Besprochen werden Thomas Langhoffs Inszenierung von Ibsens "Brandt" am Münchner Residenztheater, Botho Strauss' "Schändung" am Bochumer Schauspielhaus unter Regie von Elmar Goerden, Pinks Video "Stupid Girls", das sich gegen die Dummheit des Musikbusiness wendet und ein Mozart-Konzert beim Osterklang Wien unter Nicolaus Harnoncourt.

Im Interview der SZ am Wochenende spricht Jeanne Moreau über das Leben und es ist nicht viel weniger als eine große Konfession: "Ich habe den Krebs überwunden. Ich habe ihn bekämpft und überwunden. Und wissen Sie, es gibt diese Phrase, dass jeder Tag danach ein Geschenk sein soll. Aber was soll ich sagen? Jeder Tag ist seitdem ein Geschenk. Jeder. Ich bin in zwei Jahren 80 Jahre alt, ich drehe seit bald 60 Jahren Filme: Ich soll Angst vor dem Tod haben? Nein, mein Lieber! Der Tod, er macht mir keine Angst mehr."

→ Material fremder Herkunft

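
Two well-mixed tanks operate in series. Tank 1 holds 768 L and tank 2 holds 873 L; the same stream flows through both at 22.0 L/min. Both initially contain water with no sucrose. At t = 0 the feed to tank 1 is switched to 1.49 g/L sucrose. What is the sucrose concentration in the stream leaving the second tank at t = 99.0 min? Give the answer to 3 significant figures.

Species balance on tank i: dCᵢ/dt = (Cᵢ₋₁ − Cᵢ)/τᵢ with τᵢ = Vᵢ/Q.
τ₁ = 768/22.0 = 34.909 min; τ₂ = 873/22.0 = 39.682 min.
Solving the cascade with C₁(0)=C₂(0)=0 gives C₂(t) = C_in[1 − (τ₁ e^(−t/τ₁) − τ₂ e^(−t/τ₂))/(τ₁ − τ₂)].
At t = 99.0: e^(−t/τ₁) = 0.058664, e^(−t/τ₂) = 0.082509.
C₂ = 1.49·[1 − (34.909·0.058664 − 39.682·0.082509)/(-4.7727)] = 1.49·0.74308 = 1.1072 g/L.

1.11 g/L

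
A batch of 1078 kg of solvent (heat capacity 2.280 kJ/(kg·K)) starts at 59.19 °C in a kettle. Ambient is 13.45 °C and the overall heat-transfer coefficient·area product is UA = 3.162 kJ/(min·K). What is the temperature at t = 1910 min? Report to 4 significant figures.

Lumped-capacitance energy balance: M c_p dT/dt = UA(T_amb − T).
dT/dt = (T_ss − T)/τ with T_ss = T_amb = 13.4500 °C, τ = M c_p/UA = 1078·2.280/3.162 = 777.306 min.
This is linear first-order; T(t) = T_ss + (T₀ − T_ss) e^(−t/τ).
T(1910) = 13.4500 + (45.7400)·0.0856740 = 17.3687 °C.

17.37 °C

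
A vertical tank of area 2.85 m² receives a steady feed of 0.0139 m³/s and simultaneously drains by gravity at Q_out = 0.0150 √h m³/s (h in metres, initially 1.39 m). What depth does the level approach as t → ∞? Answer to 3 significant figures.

Level balance: A dh/dt = 0.0139 − 0.0150 √h. Setting dh/dt = 0:
Q_in = 0.0150 √h_ss ⇒ √h_ss = 0.0139/0.0150 = 0.92667.
h_ss = 0.92667² = 0.85871 m. (Since h₀ = 1.39 m > h_ss, the level will fall toward this value.)

0.859 m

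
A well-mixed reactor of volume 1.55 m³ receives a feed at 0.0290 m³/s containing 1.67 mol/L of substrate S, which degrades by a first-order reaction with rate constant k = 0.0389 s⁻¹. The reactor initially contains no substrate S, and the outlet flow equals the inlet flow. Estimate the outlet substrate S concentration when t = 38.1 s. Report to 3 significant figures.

Species balance: V dC/dt = Q C_in − Q C − k V C.
dC/dt = (Q/V) C_in − (Q/V + k) C; effective rate a = Q/V + k = 0.018710 + 0.0389 = 0.057610 s⁻¹.
C_ss = Q C_in/(Q + kV) = 0.54236 mol/L; C(t) = C_ss + (C₀ − C_ss) e^(−a t).
C(38.1) = 0.54236 + (-0.54236)·e^(−0.057610·38.1) = 0.54236 + (-0.54236)·0.11137 = 0.48196 mol/L.

0.482 mol/L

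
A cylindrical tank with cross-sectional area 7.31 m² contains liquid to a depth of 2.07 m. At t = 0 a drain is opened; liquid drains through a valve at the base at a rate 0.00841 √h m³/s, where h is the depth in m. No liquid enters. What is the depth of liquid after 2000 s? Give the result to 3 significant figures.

Unsteady balance on liquid volume: A dh/dt = −0.00841 √h.
This is separable: 2 d(√h)/dt = −0.00841/A, so √h = √h₀ − (0.00841/(2A)) t.
√h = √2.07 − 0.00841·2000/(2·7.31) = 1.4387 − 1.1505 = 0.28827.
h = 0.28827² = 0.083100 m.

0.0831 m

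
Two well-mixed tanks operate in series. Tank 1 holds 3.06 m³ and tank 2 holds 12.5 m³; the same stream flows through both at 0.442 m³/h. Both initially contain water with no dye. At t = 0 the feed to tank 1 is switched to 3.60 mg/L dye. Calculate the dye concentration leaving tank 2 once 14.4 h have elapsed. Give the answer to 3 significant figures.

0.881 mg/L

Species balance on tank i: dCᵢ/dt = (Cᵢ₋₁ − Cᵢ)/τᵢ with τᵢ = Vᵢ/Q.
τ₁ = 3.06/0.442 = 6.9231 h; τ₂ = 12.5/0.442 = 28.281 h.
Tank 1: C₁ = C_in(1 − e^(−t/τ₁)). Tank 2 (τ₁ ≠ τ₂): C₂ = C_in[1 − (τ₁ e^(−t/τ₁) − τ₂ e^(−t/τ₂))/(τ₁ − τ₂)].
At t = 14.4: e^(−t/τ₁) = 0.12493, e^(−t/τ₂) = 0.60099.
C₂ = 3.60·[1 − (6.9231·0.12493 − 28.281·0.60099)/(-21.357)] = 3.60·0.24470 = 0.88092 mg/L.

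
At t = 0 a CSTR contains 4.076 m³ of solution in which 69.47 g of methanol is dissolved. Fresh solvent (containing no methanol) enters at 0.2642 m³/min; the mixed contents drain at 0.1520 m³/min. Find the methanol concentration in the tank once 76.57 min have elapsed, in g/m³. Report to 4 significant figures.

Total volume: dV/dt = Q_in − Q_out = 0.112200 m³/min, so V(t) = 4.076 + 0.112200 t and V(76.57) = 12.6672 m³.
No methanol enters, so dm/dt = −Q_out · (m/V).
Separate: dm/m = −Q_out dt/V(t) ⇒ ln(m/m₀) = −(Q_out/(Q_in−Q_out)) ln(V/V₀).
m = m₀ (V₀/V)^(Q_out/(Q_in−Q_out)) = 69.47 × (4.076/12.6672)^(1.35472) = 14.9510 g.
C = m/V = 14.9510/12.6672 = 1.18030 g/m³.

1.180 g/m³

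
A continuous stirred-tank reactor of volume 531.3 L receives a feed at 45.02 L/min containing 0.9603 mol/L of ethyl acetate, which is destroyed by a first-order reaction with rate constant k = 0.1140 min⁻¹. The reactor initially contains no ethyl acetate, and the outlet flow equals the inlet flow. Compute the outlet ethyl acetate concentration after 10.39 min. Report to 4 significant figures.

Accumulation = in − out − consumed: V dC/dt = Q C_in − Q C − k V C.
dC/dt = (Q/V) C_in − (Q/V + k) C; effective rate a = Q/V + k = 0.0847356 + 0.1140 = 0.198736 min⁻¹.
C_ss = Q C_in/(Q + kV) = 0.409446 mol/L; C(t) = C_ss + (C₀ − C_ss) e^(−a t).
C(10.39) = 0.409446 + (-0.409446)·e^(−0.198736·10.39) = 0.409446 + (-0.409446)·0.126836 = 0.357514 mol/L.

0.3575 mol/L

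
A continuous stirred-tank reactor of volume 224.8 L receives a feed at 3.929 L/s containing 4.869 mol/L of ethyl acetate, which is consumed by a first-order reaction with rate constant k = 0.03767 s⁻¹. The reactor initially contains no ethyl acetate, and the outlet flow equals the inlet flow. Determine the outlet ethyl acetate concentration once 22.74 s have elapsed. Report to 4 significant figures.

1.103 mol/L

V dC/dt = Q(C_in − C) − k V C.
This is linear with rate a = Q/V + k = 0.0551478 s⁻¹.
C_ss = Q C_in/(Q + kV) = 1.54311 mol/L; C(t) = C_ss + (C₀ − C_ss) e^(−a t).
C(22.74) = 1.54311 + (-1.54311)·e^(−0.0551478·22.74) = 1.54311 + (-1.54311)·0.285344 = 1.10279 mol/L.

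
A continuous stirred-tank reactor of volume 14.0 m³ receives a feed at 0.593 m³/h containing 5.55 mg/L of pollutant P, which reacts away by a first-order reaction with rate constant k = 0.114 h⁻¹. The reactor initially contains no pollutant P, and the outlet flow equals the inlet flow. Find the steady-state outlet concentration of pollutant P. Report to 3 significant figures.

V dC/dt = Q(C_in − C) − k V C.
At steady state: 0 = Q C_in − (Q + kV) C_ss, so C_ss = Q C_in/(Q + kV).
C_ss = 0.593·5.55/(0.593 + 0.114·14.0) = 3.2911/2.1890 = 1.5035 mg/L.

1.50 mg/L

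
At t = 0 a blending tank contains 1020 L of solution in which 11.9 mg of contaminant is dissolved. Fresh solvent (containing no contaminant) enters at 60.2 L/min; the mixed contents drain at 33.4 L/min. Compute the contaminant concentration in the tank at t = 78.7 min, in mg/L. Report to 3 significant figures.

Total volume: dV/dt = Q_in − Q_out = 26.800 L/min, so V(t) = 1020 + 26.800 t and V(78.7) = 3129.2 L.
Species balance (pure solvent in): dm/dt = −Q_out · m/V(t).
Separate: dm/m = −Q_out dt/V(t) ⇒ ln(m/m₀) = −(Q_out/(Q_in−Q_out)) ln(V/V₀).
m = m₀ (V₀/V)^(Q_out/(Q_in−Q_out)) = 11.9 × (1020/3129.2)^(1.2463) = 2.9433 mg.
C = m/V = 2.9433/3129.2 = 0.00094059 mg/L.

0.000941 mg/L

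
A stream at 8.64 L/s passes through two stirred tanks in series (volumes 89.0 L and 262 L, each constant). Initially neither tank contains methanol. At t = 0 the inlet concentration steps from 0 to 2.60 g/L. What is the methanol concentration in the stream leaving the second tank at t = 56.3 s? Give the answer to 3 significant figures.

Time constants: τᵢ = Vᵢ/Q for each well-mixed tank.
τ₁ = 89.0/8.64 = 10.301 s; τ₂ = 262/8.64 = 30.324 s.
Solving the cascade with C₁(0)=C₂(0)=0 gives C₂(t) = C_in[1 − (τ₁ e^(−t/τ₁) − τ₂ e^(−t/τ₂))/(τ₁ − τ₂)].
At t = 56.3: e^(−t/τ₁) = 0.0042301, e^(−t/τ₂) = 0.15620.
C₂ = 2.60·[1 − (10.301·0.0042301 − 30.324·0.15620)/(-20.023)] = 2.60·0.76562 = 1.9906 g/L.

1.99 g/L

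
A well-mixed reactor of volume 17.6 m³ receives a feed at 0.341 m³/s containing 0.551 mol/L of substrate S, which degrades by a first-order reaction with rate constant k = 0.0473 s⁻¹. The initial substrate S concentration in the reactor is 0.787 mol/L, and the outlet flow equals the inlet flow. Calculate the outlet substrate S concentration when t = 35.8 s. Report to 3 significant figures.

V dC/dt = Q(C_in − C) − k V C.
dC/dt = (Q/V) C_in − (Q/V + k) C; effective rate a = Q/V + k = 0.019375 + 0.0473 = 0.066675 s⁻¹.
C_ss = Q C_in/(Q + kV) = 0.16011 mol/L; C(t) = C_ss + (C₀ − C_ss) e^(−a t).
C(35.8) = 0.16011 + (0.62689)·e^(−0.066675·35.8) = 0.16011 + (0.62689)·0.091908 = 0.21773 mol/L.

0.218 mol/L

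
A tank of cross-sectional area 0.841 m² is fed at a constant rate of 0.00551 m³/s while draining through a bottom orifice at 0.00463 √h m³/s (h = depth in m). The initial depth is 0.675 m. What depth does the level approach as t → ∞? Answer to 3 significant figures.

1.42 m

Level balance: A dh/dt = 0.00551 − 0.00463 √h. Setting dh/dt = 0:
Q_in = 0.00463 √h_ss ⇒ √h_ss = 0.00551/0.00463 = 1.1901.
h_ss = 1.1901² = 1.4163 m. (Since h₀ = 0.675 m < h_ss, the level will rise toward this value.)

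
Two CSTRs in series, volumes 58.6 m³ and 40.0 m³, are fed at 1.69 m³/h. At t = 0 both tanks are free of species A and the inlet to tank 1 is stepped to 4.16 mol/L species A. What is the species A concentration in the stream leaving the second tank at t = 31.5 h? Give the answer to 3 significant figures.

1.24 mol/L

Each tank obeys Vᵢ dCᵢ/dt = Q(Cᵢ₋₁ − Cᵢ), so τᵢ = Vᵢ/Q.
τ₁ = 58.6/1.69 = 34.675 h; τ₂ = 40.0/1.69 = 23.669 h.
Tank 1: C₁ = C_in(1 − e^(−t/τ₁)). Tank 2 (τ₁ ≠ τ₂): C₂ = C_in[1 − (τ₁ e^(−t/τ₁) − τ₂ e^(−t/τ₂))/(τ₁ − τ₂)].
At t = 31.5: e^(−t/τ₁) = 0.40315, e^(−t/τ₂) = 0.26425.
C₂ = 4.16·[1 − (34.675·0.40315 − 23.669·0.26425)/(11.006)] = 4.16·0.29813 = 1.2402 mol/L.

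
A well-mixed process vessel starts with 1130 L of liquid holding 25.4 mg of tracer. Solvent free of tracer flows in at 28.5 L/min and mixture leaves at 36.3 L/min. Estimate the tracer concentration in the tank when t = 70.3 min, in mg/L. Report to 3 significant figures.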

Weitere Artikel: Andrian Kreye stellt Mark Ecko vor, der das Ende der großen Marken voraussagt und mit seiner eigenen Marke - Ecko - gerade riesige Erfolge hat. Birk Meinhardt hat vor Ort in Sachen Rudi-Dutschke-Straße und Axel Springer recherchiert. Rainer Stephan hat eine Verteidigung des Regietheaters gegen seine Fans verfasst. Vom Kampf der Kambodschanerin Somaly Mam gegen Kinderprostitution berichtet Birgit Weidinger. Wolfgang Koydl informiert über den 90. Jahrestag des irischen Aufstands gegen die Briten - und die damit zusammenhängenden Feierlichkeiten. In der Reihe "Es war einmal" erinnert Kurt Kister an die Schlacht von Gettysburg, die den amerikanischen Bürgerkrieg entschied. Der norwegische Autor Per Petterson erzählt eine Geschichte von "Vor dem Krieg".